Il Club Ambrosetti ha fatto i conti cercando di capire quanto la rivoluzione industriale in atto, la quarta, quella dei robot, potrà minacciare i posti di lavoro finora occupati dagli uomini. La domanda delle domande, quella alla quale da diversi anni oramai si cerca di rispondere. “Tutto dipende da come si affronta il cambiamento” scrive oggi La Stampa citando i dati raccolti dal Club Ambrosetti nel report. “Per il mercato del lavoro italiano non sarà una passeggiata: nei prossimi 15 anni verranno meno più di tre milioni di occupati nei settori tradizionali, fino a 4,3 nello scenario più pessimista. Ma è possibile crearne altrettanti in quelli innovativi”.
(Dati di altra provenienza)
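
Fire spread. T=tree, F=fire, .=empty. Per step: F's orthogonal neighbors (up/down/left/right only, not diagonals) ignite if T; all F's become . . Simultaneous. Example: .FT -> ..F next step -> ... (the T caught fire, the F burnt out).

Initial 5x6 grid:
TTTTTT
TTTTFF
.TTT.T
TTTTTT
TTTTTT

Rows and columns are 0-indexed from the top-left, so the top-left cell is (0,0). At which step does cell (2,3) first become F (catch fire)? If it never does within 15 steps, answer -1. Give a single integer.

Step 1: cell (2,3)='T' (+4 fires, +2 burnt)
Step 2: cell (2,3)='F' (+4 fires, +4 burnt)
  -> target ignites at step 2
Step 3: cell (2,3)='.' (+6 fires, +4 burnt)
Step 4: cell (2,3)='.' (+6 fires, +6 burnt)
Step 5: cell (2,3)='.' (+3 fires, +6 burnt)
Step 6: cell (2,3)='.' (+2 fires, +3 burnt)
Step 7: cell (2,3)='.' (+1 fires, +2 burnt)
Step 8: cell (2,3)='.' (+0 fires, +1 burnt)
  fire out at step 8

2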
Cosa ci insegnano l’industria dell’auto, e Amazon
Partiamo dalla manifattura e dal commercio: “Perderanno rispettivamente 840 mila e 600 mila unità”, scrive l’inviato a Cernobbio. “Nel giro di quindici anni le attività immobiliari - che oggi impiegano più di due milioni e mezzo di italiani - perderanno trecentomila addetti, agricoltura e pesca più di duecentomila”. E la perdita dell’occupazione sarà rapida: “130 mila all’anno nei primi cinque, 290 mila negli ultimi cinque”. E i rischi maggiori saranno per le nuove generazioni. “Il rischio di sostituzione è del 20 per cento per i lavoratori fra i 20 e i 24 anni, del 16 per cento fra i 25 e i 29, del 13 per cento fra i 60 e i 64 anni”.
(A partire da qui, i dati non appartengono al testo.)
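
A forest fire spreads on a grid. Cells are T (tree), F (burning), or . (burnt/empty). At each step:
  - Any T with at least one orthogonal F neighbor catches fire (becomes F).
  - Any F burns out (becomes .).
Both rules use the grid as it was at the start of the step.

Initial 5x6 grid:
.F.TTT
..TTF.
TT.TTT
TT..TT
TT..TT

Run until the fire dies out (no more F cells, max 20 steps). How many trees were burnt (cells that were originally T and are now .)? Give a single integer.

Answer: 12

Derivation:
Step 1: +3 fires, +2 burnt (F count now 3)
Step 2: +6 fires, +3 burnt (F count now 6)
Step 3: +2 fires, +6 burnt (F count now 2)
Step 4: +1 fires, +2 burnt (F count now 1)
Step 5: +0 fires, +1 burnt (F count now 0)
Fire out after step 5
Initially T: 18, now '.': 24
Total burnt (originally-T cells now '.'): 12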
E' possibile evitare che i robot ci rubino il lavoro?
“Secondo la ricerca sarebbe sufficiente mettere in campo iniziative capaci di creare 42 mila posti all’anno nei prossimi cinque”, scrive La Stampa. Occorre però puntare sui settori che oggi impiegano più di ogni altro: “alta tecnologia, scienze della vita, ricerca di base”. Lo studio quindi racconta che per ogni nuovo posto in un settore avanzato se ne creano altri 2,1 nell’indotto: quarantamila posti l’anno nei settori chiave sono tre milioni di occupati in 15 anni.
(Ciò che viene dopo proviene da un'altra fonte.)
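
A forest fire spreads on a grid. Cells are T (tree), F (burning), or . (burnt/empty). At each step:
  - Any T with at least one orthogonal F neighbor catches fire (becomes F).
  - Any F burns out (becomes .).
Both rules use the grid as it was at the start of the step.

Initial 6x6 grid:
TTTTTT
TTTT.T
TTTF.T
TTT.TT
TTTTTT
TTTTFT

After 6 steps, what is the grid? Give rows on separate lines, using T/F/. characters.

Step 1: 5 trees catch fire, 2 burn out
  TTTTTT
  TTTF.T
  TTF..T
  TTT.TT
  TTTTFT
  TTTF.F
Step 2: 8 trees catch fire, 5 burn out
  TTTFTT
  TTF..T
  TF...T
  TTF.FT
  TTTF.F
  TTF...
Step 3: 8 trees catch fire, 8 burn out
  TTF.FT
  TF...T
  F....T
  TF...F
  TTF...
  TF....
Step 4: 7 trees catch fire, 8 burn out
  TF...F
  F....T
  .....F
  F.....
  TF....
  F.....
Step 5: 3 trees catch fire, 7 burn out
  F.....
  .....F
  ......
  ......
  F.....
  ......
Step 6: 0 trees catch fire, 3 burn out
  ......
  ......
  ......
  ......
  ......
  ......

......
......
......
......
......
......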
L’importanza di un titolo di studio adeguato
Quello che emerge è abbastanza scontato: in futuro più le qualifiche acquisite saranno basse, più sarà alta la possibilità di restare disoccupati. “Chi ha in tasca una specializzazione universitaria ha appena l’un per cento di probabilità di perdere il posto; al contrario, per chi non ha almeno una laurea il rischio sale al 17 per cento: si tratta di 17 milioni di italiani” si dice nel report.
Di chi è il futuro del lavoro?
“Il futuro”, scrive il quotidiano, “è per chi svolge mansioni complesse, con una forte componente intellettuale e non facilmente sostituibili dalle macchine. I settori che rischiano meno sono i servizi per la salute e la comunicazione. Il futuro del lavoro è nelle qualità umane, quelle che le macchine non potranno mai sostituire: creatività, innovazione, capacità di relazione.
La credenza che i robot rubino il lavoro, è appunto una credenza
“Non è vero per niente che il destino delle società avanzate sia segnato”, scrive oggi Luca Ricolfi nel suo primo editoriale per Il Mattino: “La credenza che automazione e intelligenza artificiale distrugga più posti di lavori di quanti ne creino è per l’appunto una credenza, non una legge generale dell’economia”.
Cosa lo dimostra? Secondo Ricolfi la paura italiana è data da un punto di vista particolare, quella di un Paese che ha sì perso posti di lavoro, ma non a causa dei robot. “Diego anni di instabilità economica e di spettacolari progressi tecnologici non hanno impedito a 21 Paesi avanzati su 35 di aumentare i propri tassi di occupazione, spesso già molto elevati nel 2007.